I am going to build a woodworking shop within my barn. The barn is presently used for lumber drying and storage. I have a shed hallway that is 16'x40' that will be the shop area. My plans call for a concrete slab, 3 runs of cinder blocks, the ends will have a garage door and window on one end with large windows and a 6' door on the other. The walls will have treated sill plates anchored to the block. The walls will be constructed with 2x6's on 16" centers; the outer walls will be covered with 5/8" osb. The ends will have vinyl over the osb. The walls will be insulated with R19 insulation. The interior walls will be covered with osb and sprayed white. The ceiling joist will be 2x10's on 16" centers and will be covered inside and out with osb, and insulated with R19. I plan to run a dust collector line under the slab with an electrical line in the center of the slab. What do you builders think is the best floor to use in this application. I have enough overhead room to install a wood floor (comfort issue) that would serve for room to run electrical and collector lines. Your thoughts please...

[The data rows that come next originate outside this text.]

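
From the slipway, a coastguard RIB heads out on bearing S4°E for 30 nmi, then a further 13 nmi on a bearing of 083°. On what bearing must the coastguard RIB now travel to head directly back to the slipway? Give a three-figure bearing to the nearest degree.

Leg 1 (S4°E, 30 nmi): east 30 sin 176° = 2.09, north 30 cos 176° = -29.93
Leg 2 (083°, 13 nmi): east 13 sin 83° = 12.90, north 13 cos 83° = 1.58
Net displacement: 15.00 east, -28.34 north. Direction back to start is (-15.00, 28.34): bearing = atan2(-15.00, 28.34) mod 360° = 332.12° ≈ 332°.

332°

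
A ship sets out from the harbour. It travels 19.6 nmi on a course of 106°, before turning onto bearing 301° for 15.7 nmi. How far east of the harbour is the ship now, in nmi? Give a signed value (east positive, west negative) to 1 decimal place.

5.4 nmi

Leg 1 (106°, 19.6 nmi): east 19.6 sin 106° = 18.84, north 19.6 cos 106° = -5.40
Leg 2 (301°, 15.7 nmi): east 15.7 sin 301° = -13.46, north 15.7 cos 301° = 8.09
Net east component: 5.38 nmi.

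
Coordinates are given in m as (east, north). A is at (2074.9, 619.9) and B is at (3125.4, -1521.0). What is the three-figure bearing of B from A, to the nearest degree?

Δeast = 3125.4 − 2074.9 = 1050.50; Δnorth = -1521.0 − 619.9 = -2140.90.
Bearing = atan2(Δeast, Δnorth) mod 360° = 153.86° ≈ 154°.

154°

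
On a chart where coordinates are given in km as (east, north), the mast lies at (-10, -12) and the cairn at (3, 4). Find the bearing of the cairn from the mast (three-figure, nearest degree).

039°

Δeast = 3 − -10 = 13.00; Δnorth = 4 − -12 = 16.00.
Bearing = atan2(Δeast, Δnorth) mod 360° = 39.09° ≈ 039°.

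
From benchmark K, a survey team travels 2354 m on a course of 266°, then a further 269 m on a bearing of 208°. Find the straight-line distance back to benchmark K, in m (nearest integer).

2507 m

Leg 1 (266°, 2354 m): east 2354 sin 266° = -2348.27, north 2354 cos 266° = -164.21
Leg 2 (208°, 269 m): east 269 sin 208° = -126.29, north 269 cos 208° = -237.51
Net: -2474.55 east, -401.72 north. Distance = √((-2474.55)² + (-401.72)²) = 2506.949 m.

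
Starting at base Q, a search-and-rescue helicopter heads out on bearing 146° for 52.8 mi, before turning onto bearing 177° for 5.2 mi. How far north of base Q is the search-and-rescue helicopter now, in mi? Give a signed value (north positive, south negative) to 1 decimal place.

-49.0 mi

Leg 1 (146°, 52.8 mi): east 52.8 sin 146° = 29.53, north 52.8 cos 146° = -43.77
Leg 2 (177°, 5.2 mi): east 5.2 sin 177° = 0.27, north 5.2 cos 177° = -5.19
Net north component: -48.97 mi.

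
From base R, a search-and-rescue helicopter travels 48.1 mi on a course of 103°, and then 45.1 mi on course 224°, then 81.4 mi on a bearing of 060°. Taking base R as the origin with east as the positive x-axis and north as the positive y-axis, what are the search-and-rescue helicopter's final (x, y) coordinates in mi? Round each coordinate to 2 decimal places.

Leg 1 (103°, 48.1 mi): east 48.1 sin 103° = 46.87, north 48.1 cos 103° = -10.82
Leg 2 (224°, 45.1 mi): east 45.1 sin 224° = -31.33, north 45.1 cos 224° = -32.44
Leg 3 (060°, 81.4 mi): east 81.4 sin 60° = 70.49, north 81.4 cos 60° = 40.70
Summing: 86.03 mi east, -2.56 mi north → (86.03, -2.56).

(86.03, -2.56)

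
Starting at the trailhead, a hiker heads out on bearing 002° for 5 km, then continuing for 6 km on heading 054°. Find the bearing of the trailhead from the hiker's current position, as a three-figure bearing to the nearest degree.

211°

Leg 1 (002°, 5 km): east 5 sin 2° = 0.17, north 5 cos 2° = 5.00
Leg 2 (054°, 6 km): east 6 sin 54° = 4.85, north 6 cos 54° = 3.53
Net displacement: 5.03 east, 8.52 north. Direction back to start is (-5.03, -8.52): bearing = atan2(-5.03, -8.52) mod 360° = 210.54° ≈ 211°.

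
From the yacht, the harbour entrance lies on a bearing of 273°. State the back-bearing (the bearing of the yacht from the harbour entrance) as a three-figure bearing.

093°

Back-bearing = 273° − 180° = 093°.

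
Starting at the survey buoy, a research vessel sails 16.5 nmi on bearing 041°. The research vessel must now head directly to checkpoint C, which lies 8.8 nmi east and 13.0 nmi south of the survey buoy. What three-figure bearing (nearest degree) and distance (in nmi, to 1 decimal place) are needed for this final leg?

Leg 1 (041°, 16.5 nmi): east 16.5 sin 41° = 10.82, north 16.5 cos 41° = 12.45
Current position: (10.82, 12.45). Target: (8.8, -13.0). Remaining: Δeast = -2.02, Δnorth = -25.45.
Bearing = atan2(-2.02, -25.45) mod 360° = 184.55°; distance = √((-2.02)² + (-25.45)²) = 25.533 nmi.

185°, 25.5 nmi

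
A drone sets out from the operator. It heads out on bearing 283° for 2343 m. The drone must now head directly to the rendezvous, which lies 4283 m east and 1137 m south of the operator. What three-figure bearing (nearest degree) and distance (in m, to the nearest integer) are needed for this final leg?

104°, 6774 m

Leg 1 (283°, 2343 m): east 2343 sin 283° = -2282.95, north 2343 cos 283° = 527.06
Current position: (-2282.95, 527.06). Target: (4283, -1137). Remaining: Δeast = 6565.95, Δnorth = -1664.06.
Bearing = atan2(6565.95, -1664.06) mod 360° = 104.22°; distance = √((6565.95)² + (-1664.06)²) = 6773.536 m.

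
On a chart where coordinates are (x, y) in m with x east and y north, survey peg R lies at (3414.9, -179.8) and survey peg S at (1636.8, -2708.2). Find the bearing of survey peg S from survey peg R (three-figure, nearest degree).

215°

Δeast = 1636.8 − 3414.9 = -1778.10; Δnorth = -2708.2 − -179.8 = -2528.40.
Bearing = atan2(Δeast, Δnorth) mod 360° = 215.12° ≈ 215°.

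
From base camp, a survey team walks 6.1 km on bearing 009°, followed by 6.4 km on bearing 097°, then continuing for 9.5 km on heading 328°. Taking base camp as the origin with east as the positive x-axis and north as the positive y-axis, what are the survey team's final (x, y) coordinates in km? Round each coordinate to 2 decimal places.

(2.27, 13.30)

Leg 1 (009°, 6.1 km): east 6.1 sin 9° = 0.95, north 6.1 cos 9° = 6.02
Leg 2 (097°, 6.4 km): east 6.4 sin 97° = 6.35, north 6.4 cos 97° = -0.78
Leg 3 (328°, 9.5 km): east 9.5 sin 328° = -5.03, north 9.5 cos 328° = 8.06
Summing: 2.27 km east, 13.30 km north → (2.27, 13.30).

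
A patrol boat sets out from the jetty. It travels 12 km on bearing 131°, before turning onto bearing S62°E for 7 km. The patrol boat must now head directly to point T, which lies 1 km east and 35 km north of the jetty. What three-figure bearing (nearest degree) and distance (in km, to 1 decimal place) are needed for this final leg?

Leg 1 (131°, 12 km): east 12 sin 131° = 9.06, north 12 cos 131° = -7.87
Leg 2 (S62°E, 7 km): east 7 sin 118° = 6.18, north 7 cos 118° = -3.29
Current position: (15.24, -11.16). Target: (1, 35). Remaining: Δeast = -14.24, Δnorth = 46.16.
Bearing = atan2(-14.24, 46.16) mod 360° = 342.86°; distance = √((-14.24)² + (46.16)²) = 48.305 km.

343°, 48.3 km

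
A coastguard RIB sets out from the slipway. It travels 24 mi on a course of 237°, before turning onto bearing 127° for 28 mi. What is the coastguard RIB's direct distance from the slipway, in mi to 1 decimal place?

Leg 1 (237°, 24 mi): east 24 sin 237° = -20.13, north 24 cos 237° = -13.07
Leg 2 (127°, 28 mi): east 28 sin 127° = 22.36, north 28 cos 127° = -16.85
Net: 2.23 east, -29.92 north. Distance = √((2.23)² + (-29.92)²) = 30.005 mi.

30.0 mi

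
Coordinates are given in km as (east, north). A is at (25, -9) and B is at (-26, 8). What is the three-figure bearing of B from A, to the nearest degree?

288°

Δeast = -26 − 25 = -51.00; Δnorth = 8 − -9 = 17.00.
Bearing = atan2(Δeast, Δnorth) mod 360° = 288.43° ≈ 288°.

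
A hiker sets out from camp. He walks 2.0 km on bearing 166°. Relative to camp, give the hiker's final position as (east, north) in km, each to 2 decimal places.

Leg 1 (166°, 2.0 km): east 2.0 sin 166° = 0.48, north 2.0 cos 166° = -1.94
Summing: 0.48 km east, -1.94 km north → (0.48, -1.94).

(0.48, -1.94)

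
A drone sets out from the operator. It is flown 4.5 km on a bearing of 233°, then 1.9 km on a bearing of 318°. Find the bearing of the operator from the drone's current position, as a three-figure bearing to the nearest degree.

Leg 1 (233°, 4.5 km): east 4.5 sin 233° = -3.59, north 4.5 cos 233° = -2.71
Leg 2 (318°, 1.9 km): east 1.9 sin 318° = -1.27, north 1.9 cos 318° = 1.41
Net displacement: -4.87 east, -1.30 north. Direction back to start is (4.87, 1.30): bearing = atan2(4.87, 1.30) mod 360° = 75.08° ≈ 075°.

075°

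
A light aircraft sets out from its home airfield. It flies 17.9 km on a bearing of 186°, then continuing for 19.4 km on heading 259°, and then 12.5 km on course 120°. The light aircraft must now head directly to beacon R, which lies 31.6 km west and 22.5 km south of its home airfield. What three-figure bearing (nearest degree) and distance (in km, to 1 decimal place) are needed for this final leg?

284°, 22.1 km

Leg 1 (186°, 17.9 km): east 17.9 sin 186° = -1.87, north 17.9 cos 186° = -17.80
Leg 2 (259°, 19.4 km): east 19.4 sin 259° = -19.04, north 19.4 cos 259° = -3.70
Leg 3 (120°, 12.5 km): east 12.5 sin 120° = 10.83, north 12.5 cos 120° = -6.25
Current position: (-10.09, -27.75). Target: (-31.6, -22.5). Remaining: Δeast = -21.51, Δnorth = 5.25.
Bearing = atan2(-21.51, 5.25) mod 360° = 283.72°; distance = √((-21.51)² + (5.25)²) = 22.143 km.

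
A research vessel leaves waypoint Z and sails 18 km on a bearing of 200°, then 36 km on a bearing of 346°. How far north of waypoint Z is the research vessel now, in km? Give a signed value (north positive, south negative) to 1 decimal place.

Leg 1 (200°, 18 km): east 18 sin 200° = -6.16, north 18 cos 200° = -16.91
Leg 2 (346°, 36 km): east 36 sin 346° = -8.71, north 36 cos 346° = 34.93
Net north component: 18.02 km.

18.0 km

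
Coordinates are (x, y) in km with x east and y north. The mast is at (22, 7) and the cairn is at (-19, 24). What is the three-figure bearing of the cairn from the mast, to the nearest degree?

Δeast = -19 − 22 = -41.00; Δnorth = 24 − 7 = 17.00.
Bearing = atan2(Δeast, Δnorth) mod 360° = 292.52° ≈ 293°.

293°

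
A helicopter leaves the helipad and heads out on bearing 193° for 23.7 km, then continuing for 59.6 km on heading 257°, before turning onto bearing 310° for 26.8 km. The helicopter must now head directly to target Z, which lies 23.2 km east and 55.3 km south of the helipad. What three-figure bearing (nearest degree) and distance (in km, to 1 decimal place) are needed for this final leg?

Leg 1 (193°, 23.7 km): east 23.7 sin 193° = -5.33, north 23.7 cos 193° = -23.09
Leg 2 (257°, 59.6 km): east 59.6 sin 257° = -58.07, north 59.6 cos 257° = -13.41
Leg 3 (310°, 26.8 km): east 26.8 sin 310° = -20.53, north 26.8 cos 310° = 17.23
Current position: (-83.93, -19.27). Target: (23.2, -55.3). Remaining: Δeast = 107.13, Δnorth = -36.03.
Bearing = atan2(107.13, -36.03) mod 360° = 108.59°; distance = √((107.13)² + (-36.03)²) = 113.029 km.

109°, 113.0 km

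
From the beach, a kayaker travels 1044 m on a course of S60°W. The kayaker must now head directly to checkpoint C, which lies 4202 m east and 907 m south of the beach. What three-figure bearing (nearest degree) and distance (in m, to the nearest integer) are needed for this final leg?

Leg 1 (S60°W, 1044 m): east 1044 sin 240° = -904.13, north 1044 cos 240° = -522.00
Current position: (-904.13, -522.00). Target: (4202, -907). Remaining: Δeast = 5106.13, Δnorth = -385.00.
Bearing = atan2(5106.13, -385.00) mod 360° = 94.31°; distance = √((5106.13)² + (-385.00)²) = 5120.624 m.

094°, 5121 m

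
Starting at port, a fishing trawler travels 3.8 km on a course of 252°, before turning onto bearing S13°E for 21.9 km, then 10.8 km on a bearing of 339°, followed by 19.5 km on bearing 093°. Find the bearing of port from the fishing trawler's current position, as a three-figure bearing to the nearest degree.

308°

Leg 1 (252°, 3.8 km): east 3.8 sin 252° = -3.61, north 3.8 cos 252° = -1.17
Leg 2 (S13°E, 21.9 km): east 21.9 sin 167° = 4.93, north 21.9 cos 167° = -21.34
Leg 3 (339°, 10.8 km): east 10.8 sin 339° = -3.87, north 10.8 cos 339° = 10.08
Leg 4 (093°, 19.5 km): east 19.5 sin 93° = 19.47, north 19.5 cos 93° = -1.02
Net displacement: 16.92 east, -13.45 north. Direction back to start is (-16.92, 13.45): bearing = atan2(-16.92, 13.45) mod 360° = 308.49° ≈ 308°.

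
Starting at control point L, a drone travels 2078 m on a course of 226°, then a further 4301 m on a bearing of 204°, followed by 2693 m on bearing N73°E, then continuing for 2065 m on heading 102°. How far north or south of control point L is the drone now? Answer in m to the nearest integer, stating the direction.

5015 m south

Leg 1 (226°, 2078 m): east 2078 sin 226° = -1494.79, north 2078 cos 226° = -1443.50
Leg 2 (204°, 4301 m): east 4301 sin 204° = -1749.37, north 4301 cos 204° = -3929.16
Leg 3 (N73°E, 2693 m): east 2693 sin 73° = 2575.33, north 2693 cos 73° = 787.36
Leg 4 (102°, 2065 m): east 2065 sin 102° = 2019.87, north 2065 cos 102° = -429.34
Net north component: -5014.64 m.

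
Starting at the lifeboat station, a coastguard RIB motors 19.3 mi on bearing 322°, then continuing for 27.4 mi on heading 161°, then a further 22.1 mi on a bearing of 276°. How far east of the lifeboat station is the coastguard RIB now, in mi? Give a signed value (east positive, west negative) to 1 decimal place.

-24.9 mi

Leg 1 (322°, 19.3 mi): east 19.3 sin 322° = -11.88, north 19.3 cos 322° = 15.21
Leg 2 (161°, 27.4 mi): east 27.4 sin 161° = 8.92, north 27.4 cos 161° = -25.91
Leg 3 (276°, 22.1 mi): east 22.1 sin 276° = -21.98, north 22.1 cos 276° = 2.31
Net east component: -24.94 mi.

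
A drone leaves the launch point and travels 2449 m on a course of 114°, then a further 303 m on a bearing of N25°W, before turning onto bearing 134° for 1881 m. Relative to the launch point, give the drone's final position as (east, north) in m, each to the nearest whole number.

Leg 1 (114°, 2449 m): east 2449 sin 114° = 2237.27, north 2449 cos 114° = -996.10
Leg 2 (N25°W, 303 m): east 303 sin 335° = -128.05, north 303 cos 335° = 274.61
Leg 3 (134°, 1881 m): east 1881 sin 134° = 1353.08, north 1881 cos 134° = -1306.65
Summing: 3462.30 m east, -2028.14 m north → (3462, -2028).

(3462, -2028)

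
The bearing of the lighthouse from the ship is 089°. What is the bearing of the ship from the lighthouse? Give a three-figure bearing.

Back-bearing = 089° + 180° = 269°.

269°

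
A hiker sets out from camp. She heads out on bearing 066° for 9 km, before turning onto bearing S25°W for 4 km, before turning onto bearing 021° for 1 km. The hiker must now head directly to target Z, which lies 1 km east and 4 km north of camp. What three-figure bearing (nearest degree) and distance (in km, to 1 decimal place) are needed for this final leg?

297°, 6.6 km

Leg 1 (066°, 9 km): east 9 sin 66° = 8.22, north 9 cos 66° = 3.66
Leg 2 (S25°W, 4 km): east 4 sin 205° = -1.69, north 4 cos 205° = -3.63
Leg 3 (021°, 1 km): east 1 sin 21° = 0.36, north 1 cos 21° = 0.93
Current position: (6.89, 0.97). Target: (1, 4). Remaining: Δeast = -5.89, Δnorth = 3.03.
Bearing = atan2(-5.89, 3.03) mod 360° = 297.23°; distance = √((-5.89)² + (3.03)²) = 6.624 km.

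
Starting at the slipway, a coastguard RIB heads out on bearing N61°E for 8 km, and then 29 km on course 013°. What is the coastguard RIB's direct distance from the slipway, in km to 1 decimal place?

Leg 1 (N61°E, 8 km): east 8 sin 61° = 7.00, north 8 cos 61° = 3.88
Leg 2 (013°, 29 km): east 29 sin 13° = 6.52, north 29 cos 13° = 28.26
Net: 13.52 east, 32.14 north. Distance = √((13.52)² + (32.14)²) = 34.864 km.

34.9 km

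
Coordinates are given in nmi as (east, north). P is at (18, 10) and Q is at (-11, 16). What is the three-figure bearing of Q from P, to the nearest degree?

282°

Δeast = -11 − 18 = -29.00; Δnorth = 16 − 10 = 6.00.
Bearing = atan2(Δeast, Δnorth) mod 360° = 281.69° ≈ 282°.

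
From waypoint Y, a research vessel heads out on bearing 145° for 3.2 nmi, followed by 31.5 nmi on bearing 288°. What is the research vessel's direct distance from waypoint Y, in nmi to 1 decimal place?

29.0 nmi

Leg 1 (145°, 3.2 nmi): east 3.2 sin 145° = 1.84, north 3.2 cos 145° = -2.62
Leg 2 (288°, 31.5 nmi): east 31.5 sin 288° = -29.96, north 31.5 cos 288° = 9.73
Net: -28.12 east, 7.11 north. Distance = √((-28.12)² + (7.11)²) = 29.008 nmi.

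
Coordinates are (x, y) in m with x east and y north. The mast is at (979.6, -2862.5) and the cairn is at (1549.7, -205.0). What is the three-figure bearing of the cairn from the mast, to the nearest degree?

Δeast = 1549.7 − 979.6 = 570.10; Δnorth = -205.0 − -2862.5 = 2657.50.
Bearing = atan2(Δeast, Δnorth) mod 360° = 12.11° ≈ 012°.

012°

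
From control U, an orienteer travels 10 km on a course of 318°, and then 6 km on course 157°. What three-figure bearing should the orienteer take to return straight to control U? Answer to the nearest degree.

114°

Leg 1 (318°, 10 km): east 10 sin 318° = -6.69, north 10 cos 318° = 7.43
Leg 2 (157°, 6 km): east 6 sin 157° = 2.34, north 6 cos 157° = -5.52
Net displacement: -4.35 east, 1.91 north. Direction back to start is (4.35, -1.91): bearing = atan2(4.35, -1.91) mod 360° = 113.70° ≈ 114°.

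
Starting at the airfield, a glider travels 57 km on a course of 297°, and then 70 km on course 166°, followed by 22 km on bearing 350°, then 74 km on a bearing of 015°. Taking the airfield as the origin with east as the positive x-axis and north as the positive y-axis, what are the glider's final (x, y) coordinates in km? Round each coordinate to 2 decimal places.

Leg 1 (297°, 57 km): east 57 sin 297° = -50.79, north 57 cos 297° = 25.88
Leg 2 (166°, 70 km): east 70 sin 166° = 16.93, north 70 cos 166° = -67.92
Leg 3 (350°, 22 km): east 22 sin 350° = -3.82, north 22 cos 350° = 21.67
Leg 4 (015°, 74 km): east 74 sin 15° = 19.15, north 74 cos 15° = 71.48
Summing: -18.52 km east, 51.10 km north → (-18.52, 51.10).

(-18.52, 51.10)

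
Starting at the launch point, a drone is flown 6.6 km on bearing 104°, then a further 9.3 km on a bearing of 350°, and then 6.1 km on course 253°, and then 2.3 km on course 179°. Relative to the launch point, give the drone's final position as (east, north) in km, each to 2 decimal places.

Leg 1 (104°, 6.6 km): east 6.6 sin 104° = 6.40, north 6.6 cos 104° = -1.60
Leg 2 (350°, 9.3 km): east 9.3 sin 350° = -1.61, north 9.3 cos 350° = 9.16
Leg 3 (253°, 6.1 km): east 6.1 sin 253° = -5.83, north 6.1 cos 253° = -1.78
Leg 4 (179°, 2.3 km): east 2.3 sin 179° = 0.04, north 2.3 cos 179° = -2.30
Summing: -1.00 km east, 3.48 km north → (-1.00, 3.48).

(-1.00, 3.48)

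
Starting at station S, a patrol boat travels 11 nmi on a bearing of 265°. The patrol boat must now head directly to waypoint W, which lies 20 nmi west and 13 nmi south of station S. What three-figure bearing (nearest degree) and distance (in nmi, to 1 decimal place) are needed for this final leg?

Leg 1 (265°, 11 nmi): east 11 sin 265° = -10.96, north 11 cos 265° = -0.96
Current position: (-10.96, -0.96). Target: (-20, -13). Remaining: Δeast = -9.04, Δnorth = -12.04.
Bearing = atan2(-9.04, -12.04) mod 360° = 216.90°; distance = √((-9.04)² + (-12.04)²) = 15.058 nmi.

217°, 15.1 nmi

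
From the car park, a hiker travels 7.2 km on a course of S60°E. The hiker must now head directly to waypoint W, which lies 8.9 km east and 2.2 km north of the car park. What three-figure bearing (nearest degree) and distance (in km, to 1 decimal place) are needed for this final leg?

025°, 6.4 km

Leg 1 (S60°E, 7.2 km): east 7.2 sin 120° = 6.24, north 7.2 cos 120° = -3.60
Current position: (6.24, -3.60). Target: (8.9, 2.2). Remaining: Δeast = 2.66, Δnorth = 5.80.
Bearing = atan2(2.66, 5.80) mod 360° = 24.67°; distance = √((2.66)² + (5.80)²) = 6.383 km.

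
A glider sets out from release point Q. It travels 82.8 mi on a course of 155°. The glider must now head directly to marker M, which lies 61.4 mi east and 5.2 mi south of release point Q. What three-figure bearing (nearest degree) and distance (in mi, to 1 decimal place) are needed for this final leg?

Leg 1 (155°, 82.8 mi): east 82.8 sin 155° = 34.99, north 82.8 cos 155° = -75.04
Current position: (34.99, -75.04). Target: (61.4, -5.2). Remaining: Δeast = 26.41, Δnorth = 69.84.
Bearing = atan2(26.41, 69.84) mod 360° = 20.71°; distance = √((26.41)² + (69.84)²) = 74.668 mi.

021°, 74.7 mi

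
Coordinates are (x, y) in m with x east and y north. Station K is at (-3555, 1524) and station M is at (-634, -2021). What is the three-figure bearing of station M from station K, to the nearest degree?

Δeast = -634 − -3555 = 2921.00; Δnorth = -2021 − 1524 = -3545.00.
Bearing = atan2(Δeast, Δnorth) mod 360° = 140.51° ≈ 141°.

141°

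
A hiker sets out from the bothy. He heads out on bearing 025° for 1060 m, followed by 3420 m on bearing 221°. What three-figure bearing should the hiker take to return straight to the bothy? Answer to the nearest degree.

Leg 1 (025°, 1060 m): east 1060 sin 25° = 447.98, north 1060 cos 25° = 960.69
Leg 2 (221°, 3420 m): east 3420 sin 221° = -2243.72, north 3420 cos 221° = -2581.11
Net displacement: -1795.75 east, -1620.42 north. Direction back to start is (1795.75, 1620.42): bearing = atan2(1795.75, 1620.42) mod 360° = 47.94° ≈ 048°.

048°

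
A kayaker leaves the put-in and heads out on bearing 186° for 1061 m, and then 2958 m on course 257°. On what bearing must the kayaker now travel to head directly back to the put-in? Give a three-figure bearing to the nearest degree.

Leg 1 (186°, 1061 m): east 1061 sin 186° = -110.90, north 1061 cos 186° = -1055.19
Leg 2 (257°, 2958 m): east 2958 sin 257° = -2882.19, north 2958 cos 257° = -665.41
Net displacement: -2993.09 east, -1720.59 north. Direction back to start is (2993.09, 1720.59): bearing = atan2(2993.09, 1720.59) mod 360° = 60.11° ≈ 060°.

060°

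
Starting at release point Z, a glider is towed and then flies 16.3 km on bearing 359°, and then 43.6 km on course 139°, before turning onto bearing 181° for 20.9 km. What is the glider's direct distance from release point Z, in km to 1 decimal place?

46.8 km

Leg 1 (359°, 16.3 km): east 16.3 sin 359° = -0.28, north 16.3 cos 359° = 16.30
Leg 2 (139°, 43.6 km): east 43.6 sin 139° = 28.60, north 43.6 cos 139° = -32.91
Leg 3 (181°, 20.9 km): east 20.9 sin 181° = -0.36, north 20.9 cos 181° = -20.90
Net: 27.95 east, -37.50 north. Distance = √((27.95)² + (-37.50)²) = 46.777 km.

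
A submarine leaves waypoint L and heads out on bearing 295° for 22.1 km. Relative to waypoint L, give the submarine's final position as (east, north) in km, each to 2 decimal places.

Leg 1 (295°, 22.1 km): east 22.1 sin 295° = -20.03, north 22.1 cos 295° = 9.34
Summing: -20.03 km east, 9.34 km north → (-20.03, 9.34).

(-20.03, 9.34)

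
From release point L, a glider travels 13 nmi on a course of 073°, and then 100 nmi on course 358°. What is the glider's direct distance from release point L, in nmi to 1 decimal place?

104.1 nmi

Leg 1 (073°, 13 nmi): east 13 sin 73° = 12.43, north 13 cos 73° = 3.80
Leg 2 (358°, 100 nmi): east 100 sin 358° = -3.49, north 100 cos 358° = 99.94
Net: 8.94 east, 103.74 north. Distance = √((8.94)² + (103.74)²) = 104.125 nmi.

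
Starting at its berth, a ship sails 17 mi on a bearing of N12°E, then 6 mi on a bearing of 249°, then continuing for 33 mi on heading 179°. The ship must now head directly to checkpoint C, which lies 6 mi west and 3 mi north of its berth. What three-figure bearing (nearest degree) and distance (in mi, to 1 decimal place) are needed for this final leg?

348°, 22.0 mi

Leg 1 (N12°E, 17 mi): east 17 sin 12° = 3.53, north 17 cos 12° = 16.63
Leg 2 (249°, 6 mi): east 6 sin 249° = -5.60, north 6 cos 249° = -2.15
Leg 3 (179°, 33 mi): east 33 sin 179° = 0.58, north 33 cos 179° = -32.99
Current position: (-1.49, -18.52). Target: (-6, 3). Remaining: Δeast = -4.51, Δnorth = 21.52.
Bearing = atan2(-4.51, 21.52) mod 360° = 348.16°; distance = √((-4.51)² + (21.52)²) = 21.984 mi.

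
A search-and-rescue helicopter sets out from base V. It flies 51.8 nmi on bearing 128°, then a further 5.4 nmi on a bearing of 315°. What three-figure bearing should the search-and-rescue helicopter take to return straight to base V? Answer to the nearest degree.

307°

Leg 1 (128°, 51.8 nmi): east 51.8 sin 128° = 40.82, north 51.8 cos 128° = -31.89
Leg 2 (315°, 5.4 nmi): east 5.4 sin 315° = -3.82, north 5.4 cos 315° = 3.82
Net displacement: 37.00 east, -28.07 north. Direction back to start is (-37.00, 28.07): bearing = atan2(-37.00, 28.07) mod 360° = 307.19° ≈ 307°.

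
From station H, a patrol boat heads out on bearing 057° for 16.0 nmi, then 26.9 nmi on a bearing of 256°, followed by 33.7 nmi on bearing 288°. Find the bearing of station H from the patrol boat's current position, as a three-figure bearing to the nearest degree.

Leg 1 (057°, 16.0 nmi): east 16.0 sin 57° = 13.42, north 16.0 cos 57° = 8.71
Leg 2 (256°, 26.9 nmi): east 26.9 sin 256° = -26.10, north 26.9 cos 256° = -6.51
Leg 3 (288°, 33.7 nmi): east 33.7 sin 288° = -32.05, north 33.7 cos 288° = 10.41
Net displacement: -44.73 east, 12.62 north. Direction back to start is (44.73, -12.62): bearing = atan2(44.73, -12.62) mod 360° = 105.76° ≈ 106°.

106°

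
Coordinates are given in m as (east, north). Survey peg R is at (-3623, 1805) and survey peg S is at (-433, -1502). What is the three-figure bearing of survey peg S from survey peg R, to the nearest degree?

136°

Δeast = -433 − -3623 = 3190.00; Δnorth = -1502 − 1805 = -3307.00.
Bearing = atan2(Δeast, Δnorth) mod 360° = 136.03° ≈ 136°.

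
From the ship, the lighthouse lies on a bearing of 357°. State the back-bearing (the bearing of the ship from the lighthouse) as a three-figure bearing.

Back-bearing = 357° − 180° = 177°.

177°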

Why run your dust collector line under the slab? You won't have access to it if it jams up, or if you need to change duct size to fine tune the flow. Also you'll be stuck with the outlet locations that you chose when pouring. I'd definitely run your collection ducts overhead. Most machinery accomodates overhead ducts better anyways. Other than a jointer and a tablesaw, I think it's easier to have the ductwork coming from above for all other machines.
I prefer a wood floor in a shop to reduce fatigue, and save handtools that are dropped. Drop a bench plane, and it's probably cracked if it hits a concrete slab. No problem if it hits a plywood floor.
If you have big machinery, then I'd leave about half the shop bare slab, or maybe just plywood directly on slab, because otherwise really heavy machinery doesn't sit well on a raised floor. For the bench-room section of the shop I'd lay down 2x3s on 16" centers, and cover with 3/4" ply or underlayment.